(Closed) Making friends in a new place?

posted 4 years ago in Relationships
Post # 3
Member
3462 posts
Sugar bee
  • Wedding: May 2012

Joining things is an easy way to meet people.  Think of what you like to do:

  • Arts classes (including things like making jewerly, pottery, painting) – try to look for adult ed classes or an arts center
  • Cooking class – look for adult ed or cooking school that teaches laymen
  • Non-team sports (tennis, sailing, kayaking, etc.)
  • Card games or board games – try craigslist, a class for bridge, etc

Also – volunteer!  Great way to meet people and do good too.  Think Habitat for Humanity, a local post-college professionals group, your favorite charity (e.g. for women’s issues, maybe a shelter, for art, the local museum).

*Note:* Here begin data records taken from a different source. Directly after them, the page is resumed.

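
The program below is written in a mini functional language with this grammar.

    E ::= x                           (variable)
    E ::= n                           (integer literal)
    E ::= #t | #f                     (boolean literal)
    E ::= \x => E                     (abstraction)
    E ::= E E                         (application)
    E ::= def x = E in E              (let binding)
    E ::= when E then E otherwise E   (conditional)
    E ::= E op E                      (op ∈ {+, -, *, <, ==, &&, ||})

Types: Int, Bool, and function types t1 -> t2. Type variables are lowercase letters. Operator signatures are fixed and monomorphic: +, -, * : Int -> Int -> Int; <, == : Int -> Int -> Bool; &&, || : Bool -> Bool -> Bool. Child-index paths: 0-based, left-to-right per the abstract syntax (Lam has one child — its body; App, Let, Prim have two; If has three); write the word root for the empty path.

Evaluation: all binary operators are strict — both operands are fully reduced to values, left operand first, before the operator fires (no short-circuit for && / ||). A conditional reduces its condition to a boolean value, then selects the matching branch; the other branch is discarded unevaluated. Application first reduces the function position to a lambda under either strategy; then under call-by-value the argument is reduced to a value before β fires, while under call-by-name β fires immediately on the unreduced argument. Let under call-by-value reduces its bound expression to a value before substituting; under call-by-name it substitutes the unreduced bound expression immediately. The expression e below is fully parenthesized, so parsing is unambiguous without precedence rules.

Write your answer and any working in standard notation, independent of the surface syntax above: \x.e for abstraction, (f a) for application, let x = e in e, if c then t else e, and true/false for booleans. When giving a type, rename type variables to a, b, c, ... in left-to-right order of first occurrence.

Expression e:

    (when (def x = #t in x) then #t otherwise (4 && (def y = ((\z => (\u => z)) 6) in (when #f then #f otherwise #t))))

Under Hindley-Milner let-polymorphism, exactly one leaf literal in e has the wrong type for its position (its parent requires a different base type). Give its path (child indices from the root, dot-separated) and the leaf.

Answer: 2.0 : 4

Derivation:
let x : Bool
x : Bool
  unify Bool ~ Bool
  unify Int ~ Bool
  FAIL: mismatch Int ~ Bool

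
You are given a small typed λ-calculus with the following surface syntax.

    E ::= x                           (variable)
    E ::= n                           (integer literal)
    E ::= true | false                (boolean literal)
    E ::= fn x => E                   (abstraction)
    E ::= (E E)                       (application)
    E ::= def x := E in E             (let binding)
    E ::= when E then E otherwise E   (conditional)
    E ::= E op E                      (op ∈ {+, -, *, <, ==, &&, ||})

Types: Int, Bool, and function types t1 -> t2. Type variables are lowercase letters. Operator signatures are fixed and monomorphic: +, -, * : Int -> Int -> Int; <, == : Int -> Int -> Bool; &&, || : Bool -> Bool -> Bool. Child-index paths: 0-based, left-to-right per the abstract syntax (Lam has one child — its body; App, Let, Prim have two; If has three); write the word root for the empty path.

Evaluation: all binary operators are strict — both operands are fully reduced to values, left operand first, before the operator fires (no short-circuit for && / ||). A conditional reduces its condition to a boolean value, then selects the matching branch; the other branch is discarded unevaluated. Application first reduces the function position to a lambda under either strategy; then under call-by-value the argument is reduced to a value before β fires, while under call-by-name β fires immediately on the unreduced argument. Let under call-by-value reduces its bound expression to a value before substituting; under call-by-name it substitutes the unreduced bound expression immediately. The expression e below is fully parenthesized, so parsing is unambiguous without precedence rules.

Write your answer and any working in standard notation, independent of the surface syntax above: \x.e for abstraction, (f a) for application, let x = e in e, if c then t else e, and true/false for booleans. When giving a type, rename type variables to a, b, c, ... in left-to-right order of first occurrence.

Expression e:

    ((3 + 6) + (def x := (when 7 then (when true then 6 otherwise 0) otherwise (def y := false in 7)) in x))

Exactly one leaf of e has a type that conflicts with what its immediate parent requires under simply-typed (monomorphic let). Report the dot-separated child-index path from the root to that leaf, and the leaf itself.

Answer: 1.0.0 : 7

Working:
  unify Int ~ Int
  unify Int ~ Int
  unify Int ~ Int
  unify Int ~ Bool
  FAIL: mismatch Int ~ Bool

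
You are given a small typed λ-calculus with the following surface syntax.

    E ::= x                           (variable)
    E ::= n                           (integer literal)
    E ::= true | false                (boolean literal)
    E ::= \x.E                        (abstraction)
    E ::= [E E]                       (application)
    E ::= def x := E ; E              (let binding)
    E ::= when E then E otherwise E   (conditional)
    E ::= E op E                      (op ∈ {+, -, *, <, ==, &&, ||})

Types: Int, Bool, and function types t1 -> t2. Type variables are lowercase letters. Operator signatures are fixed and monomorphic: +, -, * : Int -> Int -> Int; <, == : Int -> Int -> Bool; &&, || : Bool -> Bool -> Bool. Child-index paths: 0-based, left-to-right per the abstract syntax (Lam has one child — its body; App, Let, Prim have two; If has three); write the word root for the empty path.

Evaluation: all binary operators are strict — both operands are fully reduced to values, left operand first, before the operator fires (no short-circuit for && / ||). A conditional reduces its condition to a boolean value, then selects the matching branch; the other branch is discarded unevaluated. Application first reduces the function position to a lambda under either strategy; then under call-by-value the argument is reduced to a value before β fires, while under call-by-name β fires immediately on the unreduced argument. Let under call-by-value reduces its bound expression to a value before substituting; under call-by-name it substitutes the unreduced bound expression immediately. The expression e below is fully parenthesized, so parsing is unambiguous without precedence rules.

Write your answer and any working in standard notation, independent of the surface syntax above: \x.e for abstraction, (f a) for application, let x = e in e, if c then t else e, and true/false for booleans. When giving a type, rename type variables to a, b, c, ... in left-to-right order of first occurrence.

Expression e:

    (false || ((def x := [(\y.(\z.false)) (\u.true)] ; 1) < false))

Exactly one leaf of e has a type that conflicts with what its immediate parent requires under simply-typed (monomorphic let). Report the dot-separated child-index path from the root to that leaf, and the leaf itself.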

See if your college has a club in the area

Post # 4
Member
307 posts
Helper bee
  • Wedding: March 2014

I moved from Aus to the UK. My FI has British friends but they are mostly guys, luckily his little ‘group’ are lovely so I hang out with them a lot.

I’ve found, for making ‘my own’ friends, that the girls at work are fantastic, we regularly go out for dinner. The other thing that has worked great was joining a social volleyball team together with my FI (neither of us had played before). That has been really good as well. If I was feeling more sociable I would have joined a netball team as well, there are always great girls playing that. The only other thing I entertained was one of those websites like citysocial, where they organise meet-ups and events for people looking to make friends. The only thing is you have to pay to join and it seemed a bit creepy to me, you have to be fairly confident to go along to an event I would think.

Where are you moving to?

Post # 5
Member
9692 posts
Buzzing Beekeeper

@canarydiamond:  I am going to comment to follow because we moved to a different province (we are back and forth between two and I travel for work, which adds to the craziness).

Post # 8
Member
7492 posts
Busy Beekeeper
  • Wedding: February 2013

DH and I just moved across te country and have no idea how to make friends! I’m super shy, so that doesn’t help. He’s seriously wanting to move back “home” because of lack of friends.

Post # 9
Member
3462 posts
Sugar bee
  • Wedding: May 2012

Also, be friendly to your neighbors.  And ask your friends if they have any friends in this new place.  Odds are, you can set up a meeting (e.g. lunch or such) to ask about the city and if you hit it off, it may be a new friend.  I’ve moved 9 times before I turned 18, 4 more times since then (several cross-town moves too).  I have a LOT of friends in a LOT of different places (including multiple countries), so I’d have no problem connecting friends. 

 

Post # 12
Member
5014 posts
Bee Keeper
  • Wedding: September 2013

@Cory_loves_this_girl:  Did you move to Raleigh? We’re moving there at the end of the month! Worried about making friends too, but everyone there seems really friendly.

Post # 13
Member
7492 posts
Busy Beekeeper
  • Wedding: February 2013

@RunnerBride13:  Yeah we’re close to Raleigh, and the people are friendly. It’s just hard to actually get to know people who you can call a friend.

Post # 14
Member
5014 posts
Bee Keeper
  • Wedding: September 2013

@Cory_loves_this_girl:  I totally get that! I moved to AZ about 5 years ago and had a hard time making close friends. I have a bunch of friends but nobody that I would just call up to hang out. I think that just takes time, and also being more outgoing than I like to be! My FI and I have talked about how we’re really going to have to make an effort to invite people over and put ourselves out there to make friends because we literally don’t know anyone out there! 

Post # 15
Member
3462 posts
Sugar bee
  • Wedding: May 2012

@canarydiamond:  Oh yes, moving was definitely easier as a kid (not that I’d have believed you then) because you meet people in school.  I was surprised it was actually a bit hard for me graduating from college, and losing touch with many non-local college friends but not having anyone to socialize with outside a few friends for a while.  So I did many of the things I suggested to you and that plus time (it takes a while to make friends at work or even in groups, much slower than in school) worked.  Now I have too little free time to see friends.